Distributed Systems: Naming

Distributed Systems: Naming

Distributed Systems Serie

Names, identifiers, and addresses

  • Names are used to denote entities in a distributed system. To operate on an entity, we need to access it at an access point. Access points are entities that are named by means of an address.

  • A name that has no meaning at all; it is just a random string. Pure names can be used for comparison only. an identifier is a name having some specific properties, and it refers to at most one entity.
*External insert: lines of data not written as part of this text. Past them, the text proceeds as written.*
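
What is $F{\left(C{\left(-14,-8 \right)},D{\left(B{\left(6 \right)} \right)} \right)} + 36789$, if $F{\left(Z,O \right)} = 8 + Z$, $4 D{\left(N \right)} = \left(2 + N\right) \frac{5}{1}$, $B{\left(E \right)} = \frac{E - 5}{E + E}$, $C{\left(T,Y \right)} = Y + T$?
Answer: $36775$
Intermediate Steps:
$C{\left(T,Y \right)} = T + Y$
$B{\left(E \right)} = \frac{-5 + E}{2 E}$
$D{\left(N \right)} = \frac{5}{2} + \frac{5 N}{4}$ ($D{\left(N \right)} = \frac{\left(2 + N\right) \frac{5}{1}}{4} = \frac{\left(2 + N\right) 5 \cdot 1}{4} = \frac{\left(2 + N\right) 5}{4} = \frac{10 + 5 N}{4} = \frac{5}{2} + \frac{5 N}{4}$)
$F{\left(C{\left(-14,-8 \right)},D{\left(B{\left(6 \right)} \right)} \right)} + 36789 = \left(8 - 22\right) + 36789 = -14 + 36789 = 36775$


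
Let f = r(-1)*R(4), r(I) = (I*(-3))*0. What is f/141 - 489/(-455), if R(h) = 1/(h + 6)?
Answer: 489/455 ≈ 1.0747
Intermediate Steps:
R(h) = 1/(6 + h)
r(I) = 0 (r(I) = -3*I*0 = 0)
f = 0 (f = 0/(6 + 4) = 0/10 = 0*(1/10) = 0)
f/141 - 489/(-455) = 0/141 - 489/(-455) = 0*(1/141) - 489*(-1/455) = 0 + 489/455 = 489/455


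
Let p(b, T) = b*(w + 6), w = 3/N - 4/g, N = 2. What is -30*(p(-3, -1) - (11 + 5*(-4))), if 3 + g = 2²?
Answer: 45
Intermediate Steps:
g = 1 (g = -3 + 2² = -3 + 4 = 1)
w = -5/2 (w = 3/2 - 4/1 = 3*(½) - 4*1 = 3/2 - 4 = -5/2 ≈ -2.5000)
p(b, T) = 7*b/2 (p(b, T) = b*(-5/2 + 6) = b*(7/2) = 7*b/2)
-30*(p(-3, -1) - (11 + 5*(-4))) = -30*((7/2)*(-3) - (11 + 5*(-4))) = -30*(-21/2 - (11 - 20)) = -30*(-21/2 - 1*(-9)) = -30*(-21/2 + 9) = -30*(-3/2) = 45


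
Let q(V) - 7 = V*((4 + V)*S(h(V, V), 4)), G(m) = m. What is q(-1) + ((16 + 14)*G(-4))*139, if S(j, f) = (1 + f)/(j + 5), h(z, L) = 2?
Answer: -116726/7 ≈ -16675.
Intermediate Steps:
S(j, f) = (1 + f)/(5 + j)
q(V) = 7 + V*(20/7 + 5*V/7) (q(V) = 7 + V*((4 + V)*((1 + 4)/(5 + 2))) = 7 + V*((4 + V)*(5/7)) = 7 + V*(20/7 + 5*V/7))
q(-1) + ((16 + 14)*G(-4))*139 = (7 + (5/7)*(-1)**2 + (20/7)*(-1)) + ((16 + 14)*(-4))*139 = (7 + (5/7)*1 - 20/7) + (30*(-4))*139 = (7 + 5/7 - 20/7) - 120*139 = 34/7 - 16680 = -116726/7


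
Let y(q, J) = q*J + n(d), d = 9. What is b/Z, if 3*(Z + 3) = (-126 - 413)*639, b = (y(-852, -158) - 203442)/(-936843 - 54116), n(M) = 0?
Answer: -11471/18962000465 ≈ -6.0495e-7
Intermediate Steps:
y(q, J) = J*q (y(q, J) = q*J + 0 = J*q + 0 = J*q)
b = 68826/990959 (b = (-158*(-852) - 203442)/(-936843 - 54116) = (134616 - 203442)/(-990959) = -68826*(-1/990959) = 68826/990959 ≈ 0.069454)
Z = -114810 (Z = -3 + ((-126 - 413)*639)/3 = -3 + (-539*639)/3 = -3 + (⅓)*(-344421) = -3 - 114807 = -114810)
b/Z = (68826/990959)/(-114810) = (68826/990959)*(-1/114810) = -11471/18962000465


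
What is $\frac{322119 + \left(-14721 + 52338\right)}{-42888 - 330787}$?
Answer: $- \frac{359736}{373675} \approx -0.9627$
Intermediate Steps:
$\frac{322119 + \left(-14721 + 52338\right)}{-42888 - 330787} = \frac{322119 + 37617}{-373675} = 359736 \left(- \frac{1}{373675}\right) = - \frac{359736}{373675}$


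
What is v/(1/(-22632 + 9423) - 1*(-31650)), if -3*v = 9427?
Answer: -41507081/418064849 ≈ -0.099284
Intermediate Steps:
v = -9427/3 (v = -1/3*9427 = -9427/3 ≈ -3142.3)
v/(1/(-22632 + 9423) - 1*(-31650)) = -9427/(3*(1/(-22632 + 9423) - 1*(-31650))) = -9427/(3*(1/(-13209) + 31650)) = -9427/(3*(-1/13209 + 31650)) = -9427/(3*418064849/13209) = -9427/3*13209/418064849 = -41507081/418064849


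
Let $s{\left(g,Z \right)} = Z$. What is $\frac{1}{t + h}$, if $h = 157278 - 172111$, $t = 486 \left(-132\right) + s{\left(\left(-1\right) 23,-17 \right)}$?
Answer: $- \frac{1}{79002} \approx -1.2658 \cdot 10^{-5}$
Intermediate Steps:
$t = -64169$ ($t = 486 \left(-132\right) - 17 = -64152 - 17 = -64169$)
$h = -14833$
$\frac{1}{t + h} = \frac{1}{-64169 - 14833} = \frac{1}{-79002} = - \frac{1}{79002}$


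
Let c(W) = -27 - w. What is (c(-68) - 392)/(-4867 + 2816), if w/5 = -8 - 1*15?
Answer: 304/2051 ≈ 0.14822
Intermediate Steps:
w = -115 (w = 5*(-8 - 1*15) = 5*(-8 - 15) = 5*(-23) = -115)
c(W) = 88 (c(W) = -27 - 1*(-115) = -27 + 115 = 88)
(c(-68) - 392)/(-4867 + 2816) = (88 - 392)/(-4867 + 2816) = -304/(-2051) = -304*(-1/2051) = 304/2051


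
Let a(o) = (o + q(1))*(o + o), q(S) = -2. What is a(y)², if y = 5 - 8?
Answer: 900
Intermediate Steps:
y = -3
a(o) = 2*o*(-2 + o) (a(o) = (o - 2)*(o + o) = (-2 + o)*(2*o) = 2*o*(-2 + o))
a(y)² = (2*(-3)*(-2 - 3))² = (2*(-3)*(-5))² = 30² = 900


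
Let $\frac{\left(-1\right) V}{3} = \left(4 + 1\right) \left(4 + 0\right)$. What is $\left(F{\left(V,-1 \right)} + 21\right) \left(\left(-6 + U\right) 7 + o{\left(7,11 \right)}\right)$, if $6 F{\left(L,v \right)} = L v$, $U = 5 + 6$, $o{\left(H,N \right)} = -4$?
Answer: $961$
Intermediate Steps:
$U = 11$
$V = -60$ ($V = - 3 \left(4 + 1\right) \left(4 + 0\right) = - 3 \cdot 5 \cdot 4 = \left(-3\right) 20 = -60$)
$F{\left(L,v \right)} = \frac{L v}{6}$
$\left(F{\left(V,-1 \right)} + 21\right) \left(\left(-6 + U\right) 7 + o{\left(7,11 \right)}\right) = \left(\frac{1}{6} \left(-60\right) \left(-1\right) + 21\right) \left(\left(-6 + 11\right) 7 - 4\right) = \left(10 + 21\right) \left(5 \cdot 7 - 4\right) = 31 \left(35 - 4\right) = 31 \cdot 31 = 961$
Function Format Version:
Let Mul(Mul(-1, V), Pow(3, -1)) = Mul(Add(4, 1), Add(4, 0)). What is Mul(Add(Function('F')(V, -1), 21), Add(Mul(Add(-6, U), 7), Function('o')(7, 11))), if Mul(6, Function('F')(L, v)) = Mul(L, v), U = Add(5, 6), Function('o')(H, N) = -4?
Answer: 961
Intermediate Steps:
U = 11
V = -60 (V = Mul(-3, Mul(Add(4, 1), Add(4, 0))) = Mul(-3, Mul(5, 4)) = Mul(-3, 20) = -60)
Function('F')(L, v) = Mul(Rational(1, 6), L, v) (Function('F')(L, v) = Mul(Rational(1, 6), Mul(L, v)) = Mul(Rational(1, 6), L, v))
Mul(Add(Function('F')(V, -1), 21), Add(Mul(Add(-6, U), 7), Function('o')(7, 11))) = Mul(Add(Mul(Rational(1, 6), -60, -1), 21), Add(Mul(Add(-6, 11), 7), -4)) = Mul(Add(10, 21), Add(Mul(5, 7), -4)) = Mul(31, Add(35, -4)) = Mul(31, 31) = 961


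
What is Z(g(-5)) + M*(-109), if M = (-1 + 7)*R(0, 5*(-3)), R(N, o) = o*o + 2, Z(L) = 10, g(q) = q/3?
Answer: -148448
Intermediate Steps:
g(q) = q/3 (g(q) = q*(⅓) = q/3)
R(N, o) = 2 + o² (R(N, o) = o² + 2 = 2 + o²)
M = 1362 (M = (-1 + 7)*(2 + (5*(-3))²) = 6*(2 + (-15)²) = 6*(2 + 225) = 6*227 = 1362)
Z(g(-5)) + M*(-109) = 10 + 1362*(-109) = 10 - 148458 = -148448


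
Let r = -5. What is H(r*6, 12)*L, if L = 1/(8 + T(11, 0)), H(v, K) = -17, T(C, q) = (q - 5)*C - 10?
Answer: 17/57 ≈ 0.29825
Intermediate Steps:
T(C, q) = -10 + C*(-5 + q) (T(C, q) = (-5 + q)*C - 10 = C*(-5 + q) - 10 = -10 + C*(-5 + q))
L = -1/57 (L = 1/(8 + (-10 - 5*11 + 11*0)) = 1/(8 + (-10 - 55 + 0)) = 1/(8 - 65) = 1/(-57) = -1/57 ≈ -0.017544)
H(r*6, 12)*L = -17*(-1/57) = 17/57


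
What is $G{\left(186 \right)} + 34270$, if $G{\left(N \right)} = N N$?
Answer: $68866$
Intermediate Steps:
$G{\left(N \right)} = N^{2}$
$G{\left(186 \right)} + 34270 = 186^{2} + 34270 = 34596 + 34270 = 68866$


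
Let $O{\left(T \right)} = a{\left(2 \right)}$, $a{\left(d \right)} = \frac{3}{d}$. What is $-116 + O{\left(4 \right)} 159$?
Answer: $\frac{245}{2} \approx 122.5$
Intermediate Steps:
$O{\left(T \right)} = \frac{3}{2}$
$-116 + O{\left(4 \right)} 159 = -116 + \frac{3}{2} \cdot 159 = -116 + \frac{477}{2} = \frac{245}{2}$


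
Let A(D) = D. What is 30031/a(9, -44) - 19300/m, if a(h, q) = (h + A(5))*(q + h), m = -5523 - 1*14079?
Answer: -289605331/4802490 ≈ -60.303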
  • To operate on an entity, it is necessary to access it, for which we need an access point. An access point is yet another, but special, kind of entity in a distributed system. The name of an access point is called an address.

Flat naming

Simple solutions

We have two simple solutions for locating an entity: broadcasting and forwarding pointers. Both solutions are mainly applicable only to local-area networks. Nevertheless, in that environment, they often do the job well, making their simplicity particularly attractive. However, the use of broadcasting and forwarding pointers imposes scalability problems. Broadcasting or multi-casting is difficult to implement efficiently in large-scale networks whereas long chains of forwarding pointers introduce performance problems and are susceptible to broken links.

Broadcasting

Simply broadcast the ID, requesting the entity to return its current address.

Forwarding pointers

Each time an entity moves, it leaves behind a pointer telling where it has gone to.

Home-based approaches

The goal of mobile IP is to maintain the TCP connection between a mobile host and a static host while reducing the effects of location changes while the mobile host is moving around, without having to change the underlying TCP/IP. To solve the problem, the RFC allows for a kind of proxy agent to act as a middle-man between a mobile host and a correspondent host.

Distributed hash tables

A Distributed Hash Table is a decentralized data store that looks up data based on key-value pairs. Every node in a distributed hash table is responsible for a set of keys and their associated values. The key is a unique identifier for its associated data value, created by running the value through a hashing function. The data values can be any form of data.

Distributed hash tables are decentralized, so all nodes form the collective system without any centralized coordination.

Hierarchical approaches

The basic idea is to build a large-scale search tree for which the underlying network is divided into hierarchical domains. Each domain is represented by a separate directory node.

Structured naming

Flat names are good for machines, but are generally not very convenient for humans to use. As an alternative, naming systems generally support structured names that are composed from simple, human-readable names. Not only file naming, but also host naming on the Internet follows this approach.

Name-spaces

Names are commonly organized into what is called a name-space. Name-spaces for structured names can be represented as a labeled, directed graph with two types of nodes.

  1. Leaf node represents a named entity and has the property that it has no outgoing edges. A leaf node generally stores information on the entity it is representing–for example, its address–so that a client can access it.

  2. Directory node has a number of outgoing edges, each labeled with a name.

Name resolution

Name-spaces offer a convenient mechanism for storing and retrieving information about entities using names. More generally, given a path name, it should be possible to look up any information stored in the node referred to by that name. The process of looking up a name is called name resolution.

Comparison between name servers for implementing nodes in a name space

Item

Global

Administrational

Managerial

Geographical scale

Worldwide

Organization

Department

Number of nodes

Few

Many

Vast numbers

Responsiveness

Seconds

Milliseconds

Immediate

Update propagation

Lazy

Immediate

Immediate

Number of replicas

Many

None or few

None

Client-side caching

Yes

Yes

Sometimes

Attribute-based naming

Directory services

In many cases, it is much more convenient to name, and look up entities by means of their attributes. The problem in lookup operations is that it can be extremely expensive, as they require to match requested attribute values, against actual attribute values.

Hierarchical implementations: LDAP

The essence of the solution of the previous section problem :

  • Directory Information Base: a collection of all directory entries in an LDAP service.

  • Each record is uniquely named as a sequence of naming attributes (called Relative Distinguished Name), so that it can be looked up.

  • Directory Information Tree: the naming graph of an LDAP directory service; each node represents a directory entry.

Thank you, and goodbye!